O Peru (fotografado durante a conversa)
- Olá amigo Peru!
- Glu, glu, Caraglu!
- Como?
- Desculpa Carapau, não tinha ligado o Glooglugler para a tradução simultânea.
- Julguei que te tivesses passado…
- Nada disso. Foi só um esquecimento. E tu como vais Carapau?
- Estou bem obrigado. Tu é que pareces estar com um ar muito emproado!
- Emperuado, queres tu dizer…
- Ou isso. Mas olha que não te fica nada bem, nesta época…
- Qual época?
- Natal à porta, tens de ter cuidado.
- Ah! O Natal! Claro é uma época muito má para a peruada.

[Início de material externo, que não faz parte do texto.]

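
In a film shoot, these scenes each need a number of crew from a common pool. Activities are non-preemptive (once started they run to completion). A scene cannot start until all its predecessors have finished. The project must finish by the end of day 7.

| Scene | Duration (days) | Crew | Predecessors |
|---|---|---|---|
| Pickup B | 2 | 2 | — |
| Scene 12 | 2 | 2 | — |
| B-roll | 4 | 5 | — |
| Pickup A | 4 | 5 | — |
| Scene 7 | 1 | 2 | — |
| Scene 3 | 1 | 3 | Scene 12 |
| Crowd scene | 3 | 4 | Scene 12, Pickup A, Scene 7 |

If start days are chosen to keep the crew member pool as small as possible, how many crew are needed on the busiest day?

Early-start (Pickup B@1, Scene 12@1, B-roll@1, Pickup A@1, Scene 7@1, Scene 3@3, Crowd scene@5) gives peak 16: d1:16  d2:14  d3:13  d4:10  d5:4  d6:4  d7:4.
Shift B-roll→4, Scene 7→3.
Schedule Pickup B@1, Scene 12@1, B-roll@4, Pickup A@1, Scene 7@3, Scene 3@3, Crowd scene@5: d1:9  d2:9  d3:10  d4:10  d5:9  d6:9  d7:9 — peak 10.
Total crew member-days = 65 over 7 days ⇒ peak ≥ ⌈65/7⌉ = 10, so 10 is optimal.

10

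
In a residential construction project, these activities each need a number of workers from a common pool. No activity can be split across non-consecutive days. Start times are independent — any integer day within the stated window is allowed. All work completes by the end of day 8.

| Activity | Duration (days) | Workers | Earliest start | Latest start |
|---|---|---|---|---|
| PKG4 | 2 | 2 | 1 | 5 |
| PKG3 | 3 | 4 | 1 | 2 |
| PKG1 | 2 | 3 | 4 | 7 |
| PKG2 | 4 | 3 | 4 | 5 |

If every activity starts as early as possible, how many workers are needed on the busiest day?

6

Early-start schedule: PKG4@1, PKG3@1, PKG1@4, PKG2@4.
Load per day: day 1: 6, day 2: 6, day 3: 4, day 4: 6, day 5: 6, day 6: 3, day 7: 3, day 8: 0.
Peak is 6.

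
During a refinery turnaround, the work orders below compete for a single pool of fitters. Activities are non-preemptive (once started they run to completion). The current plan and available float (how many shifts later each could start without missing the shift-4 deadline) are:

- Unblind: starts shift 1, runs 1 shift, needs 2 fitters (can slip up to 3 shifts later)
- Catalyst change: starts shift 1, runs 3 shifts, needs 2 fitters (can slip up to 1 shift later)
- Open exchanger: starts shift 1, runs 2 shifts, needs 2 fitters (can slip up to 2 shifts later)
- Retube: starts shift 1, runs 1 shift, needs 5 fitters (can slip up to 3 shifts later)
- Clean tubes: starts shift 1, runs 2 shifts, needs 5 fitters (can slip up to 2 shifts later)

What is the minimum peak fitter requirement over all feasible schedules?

7

Early-start (Unblind@1, Catalyst change@1, Open exchanger@1, Retube@1, Clean tubes@1) gives peak 16: s1:16  s2:9  s3:2  s4:0.
Shift Unblind→2, Catalyst change→2, Clean tubes→3.
Schedule Unblind@2, Catalyst change@2, Open exchanger@1, Retube@1, Clean tubes@3: s1:7  s2:6  s3:7  s4:7 — peak 7.
Total fitter-shifts = 27 over 4 shifts ⇒ peak ≥ ⌈27/4⌉ = 7, so 7 is optimal.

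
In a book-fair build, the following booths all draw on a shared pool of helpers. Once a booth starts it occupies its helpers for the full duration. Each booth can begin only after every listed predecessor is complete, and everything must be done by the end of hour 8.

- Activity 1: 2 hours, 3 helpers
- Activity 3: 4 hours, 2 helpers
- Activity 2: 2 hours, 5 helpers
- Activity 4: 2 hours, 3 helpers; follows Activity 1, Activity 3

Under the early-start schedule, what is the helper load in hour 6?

3

At early start, hour 6 has: Activity 4.
Demand: 3 = 3.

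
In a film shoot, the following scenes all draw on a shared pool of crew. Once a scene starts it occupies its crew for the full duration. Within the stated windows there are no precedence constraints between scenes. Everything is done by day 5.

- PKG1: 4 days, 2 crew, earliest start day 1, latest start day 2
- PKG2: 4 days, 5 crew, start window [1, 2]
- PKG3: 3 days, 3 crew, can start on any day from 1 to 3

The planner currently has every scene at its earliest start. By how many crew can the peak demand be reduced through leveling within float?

0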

É cada razia…
- E isso não te preocupa?
- Não sei por quê. Ainda há dias lá pelos States, no Dia de Acção de Graças, foi um aviar neles, bastante superior à pandemia que vai alastrar por aqui.
- E tu ficas assim descontraído?
- Claro! Que queres que eu faça? Não é para isso que os perus são criados?
- E tu?
- Comigo é um pouco diferente. Ainda não é este ano que me depenam…
- Estás assim tão certo?
- Claro que sim. Ainda ontem ouvi os tipos lá no aviário a dizerem que eu ainda estou em plena forma. O encarregado disse mesmo: “Este sacana do Perualho (é o meu nome) está cada vez melhor. Avia aí a clientela toda e mais aviaria, se houvesse”.
- Clientela? Não entendo. Então tu também…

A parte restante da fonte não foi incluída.